Distributed across Australia, Brazil, Costa Rica, Indonesia, and Mexico. Currently classified as Endangered on the IUCN Red List, this species faces significant conservation challenges across its range.

Cliff Hair Grass

Cliff Hair-grass, Deschampsia cespitosa subsp. or related species within the Poaceae, is a tufted perennial grass adapted to moist, rocky cliff habitats, stream banks, and alpine or subalpine meadows in temperate mountain regions of Europe and North America. The genus Deschampsia, the hair-grasses, includes delicate, fine-leaved grasses with elegant, open panicles of tiny, often silvery or purplish spikelets that catch the light in mountain settings. Cliff-dwelling forms occupy ledges, crevices, and rocky terraces on cliff faces, benefiting from the stability provided by the cliff substrate and reduced competition from larger plants. The leaves are narrow, rough-edged, and rigid, adapted to exposed, windy conditions. Hair-grasses form dense clumps or tussocks that stabilize thin cliff soils and provide habitat for invertebrates. The species is widespread in cool, moist montane habitats across the Northern Hemisphere and is generally not considered threatened.
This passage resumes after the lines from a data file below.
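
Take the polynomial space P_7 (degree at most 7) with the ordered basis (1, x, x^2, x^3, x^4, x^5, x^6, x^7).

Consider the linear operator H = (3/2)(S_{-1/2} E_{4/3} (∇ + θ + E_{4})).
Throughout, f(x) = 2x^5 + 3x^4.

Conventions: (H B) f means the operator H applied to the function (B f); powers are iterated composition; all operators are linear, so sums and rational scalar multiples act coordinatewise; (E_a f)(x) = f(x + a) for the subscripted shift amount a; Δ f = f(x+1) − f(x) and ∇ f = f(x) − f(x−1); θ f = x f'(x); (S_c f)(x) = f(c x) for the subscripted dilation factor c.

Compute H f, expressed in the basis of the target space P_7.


∇ f = 10x^4 - 8x^3 + 2x^2 + 2x - 1
θ f = 10x^5 + 12x^4
E_{4} f = 2x^5 + 43x^4 + 368x^3 + 1568x^2 + 3328x + 2816
(∇ + θ + E_{4}) f = 12x^5 + 65x^4 + 360x^3 + 1570x^2 + 3330x + 2815
E_{4/3} (∇ + θ + E_{4}) f = 12x^5 + 145x^4 + 920x^3 + (35890/9)x^2 + (276550/27)x + 100399/9
S_{-1/2} E_{4/3} (∇ + θ + E_{4}) f = -(3/8)x^5 + (145/16)x^4 - 115x^3 + (17945/18)x^2 - (138275/27)x + 100399/9
((3/2)(S_{-1/2} E_{4/3} (∇ + θ + E_{4}))) f = -(9/16)x^5 + (435/32)x^4 - (345/2)x^3 + (17945/12)x^2 - (138275/18)x + 100399/6

g(x) = -(9/16)x^5 + (435/32)x^4 - (345/2)x^3 + (17945/12)x^2 - (138275/18)x + 100399/6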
It tolerates a wide range of soil chemistry and is among the first grasses to colonize disturbed mountain terrain. Deschampsia species play important roles in alpine ecosystem dynamics, including interactions with soil crust communities and montane invertebrate fauna.

Green Sea Turtle

The green sea turtle is one of the largest sea turtles. They are named for the green color of their cartilage and fat, not their shells.